Primo Levi ou la tragédie d’un optimiste de Myriam Anissimov

juin 2022

En 1987, Primo Levi mettait fin à ses jours en se jetant dans l’escalier de l’immeuble qui l’avait vu naître en 1919. Moins de dix ans après, en 1996, Myriam Anissimov publiait la première biographie consacrée à l’auteur de Si c’est un homme, rééditée cette année dans une version actualisée. M. Anissimov s’appuyait notamment sur le recueil de témoignages de premier ordre des proches de l’écrivain et chimiste turinois.

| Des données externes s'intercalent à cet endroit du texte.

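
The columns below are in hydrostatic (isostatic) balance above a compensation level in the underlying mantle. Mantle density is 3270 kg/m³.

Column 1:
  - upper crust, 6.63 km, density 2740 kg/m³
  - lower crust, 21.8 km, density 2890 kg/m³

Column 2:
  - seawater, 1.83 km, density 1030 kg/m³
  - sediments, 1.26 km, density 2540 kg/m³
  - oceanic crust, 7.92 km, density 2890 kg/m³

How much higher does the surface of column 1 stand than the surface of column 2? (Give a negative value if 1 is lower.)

For any compensation level in the mantle, the mantle terms cancel and isostasy reduces to e = (Σt_1 − Σt_2) − (Σ(ρt)_1 − Σ(ρt)_2) / ρ_m.
Σt_1 = 28.43 km; Σt_2 = 11.01 km; Σ(ρt)_1 = 81168.2; Σ(ρt)_2 = 27974.1 (in km·kg/m³).
e = (28.43 − 11.01) − (81168.2 − 27974.1) / 3270 = 1.15 km.

1.15 km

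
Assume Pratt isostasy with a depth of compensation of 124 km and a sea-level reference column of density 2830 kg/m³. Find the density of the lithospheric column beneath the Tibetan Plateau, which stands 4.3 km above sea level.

2740 kg/m³

Pratt balance: ρ_ref D = ρ (D + h).
ρ = ρ_ref D/(D + h) = 2830 × 124 km/(124 km + 4.3 km) = 2740 kg/m³.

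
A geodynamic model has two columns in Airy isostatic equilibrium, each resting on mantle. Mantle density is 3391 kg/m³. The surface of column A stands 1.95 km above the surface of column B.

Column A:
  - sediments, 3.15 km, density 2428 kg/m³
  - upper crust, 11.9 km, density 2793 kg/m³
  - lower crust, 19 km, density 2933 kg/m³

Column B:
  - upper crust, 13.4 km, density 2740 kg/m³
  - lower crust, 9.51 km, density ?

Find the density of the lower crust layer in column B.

Take the compensation level at the base of the deeper column (depth z_c below the surface of column A) and equate Σ ρ_i t_i down to z_c; mantle fills any gap and the z_c terms cancel.
Column A: 3.15×2428 + 11.9×2793 + 19×2933 + (z_c − 34.05)×3391
Column B: 1.95×0 + 13.4×2740 + 9.51×ρ + (z_c − 1.95 − 22.91)×3391
The z_c×3391 term appears on both sides and cancels. Collect the known terms of each column as K = Σ(ρt)_known − 3391 × (depth of known layers): K_A = 96611.9 − 3391×34.05 = −18851.65; K_B = 36716 − 3391×(1.95 + 22.91) = −47584.26.
Balance: K_A = K_B + 9.51×ρ, so ρ = (K_A − K_B)/9.51 = 28732.6/9.51 = 3020 kg/m³.

3020 kg/m³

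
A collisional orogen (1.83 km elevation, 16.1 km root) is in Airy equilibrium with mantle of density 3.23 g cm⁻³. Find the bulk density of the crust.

2.9 g cm⁻³

ρ_c h = (ρ_m − ρ_c) r → ρ_c (h + r) = ρ_m r → ρ_c = ρ_m r / (h + r).
ρ_c = 3.23 × 16.1 km / (1.83 km + 16.1 km) = 2.9 g cm⁻³.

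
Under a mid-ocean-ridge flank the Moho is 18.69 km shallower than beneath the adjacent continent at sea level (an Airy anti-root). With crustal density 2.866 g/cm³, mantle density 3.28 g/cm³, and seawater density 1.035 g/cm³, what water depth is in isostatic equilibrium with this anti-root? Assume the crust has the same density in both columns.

Replacing a thickness d of crust by seawater at the top must be balanced by replacing crust with mantle at the base: d (ρ_c − ρ_w) = a (ρ_m − ρ_c).
d = a (ρ_m − ρ_c)/(ρ_c − ρ_w) = 18.69 km × 0.414/1.831 = 4.23 km.

4.23 km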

Dans cette biographie, elle revient longuement sur son œuvre la plus connue et sur les qualités de l’écrivain : « le témoin intègre, le procureur calme et précis, qui en appelle à chaque lecteur pour la reconnaissance des crimes qui furent commis, et leur sanction, pas plus, pas moins ». À cela s’ajoutent sa formation scientifique et sa nationalité italienne, très minoritaire au sein des prisonniers, qui firent de lui un excellent observateur de son Lager, qu’il considérait comme son « université ». Plus largement, l’œuvre de Levi peut se lire comme une réflexion sur le bien et le mal, sans aucun manichéisme, l’auteur consacrant de nombreux développements à ce qu’il appela la « zone grise ». Même si Levi estime que les déportés se transforment à jamais en victimes, ses livres sont aussi marqués par la culpabilité du survivant. Levi pense que les disparus auraient été les plus légitimes pour témoigner, tout en étant les meilleurs sur le plan moral. Pour autant, toute la vie de l’écrivain est guidée par le besoin et le souci de témoigner, dans le style le plus lisible possible.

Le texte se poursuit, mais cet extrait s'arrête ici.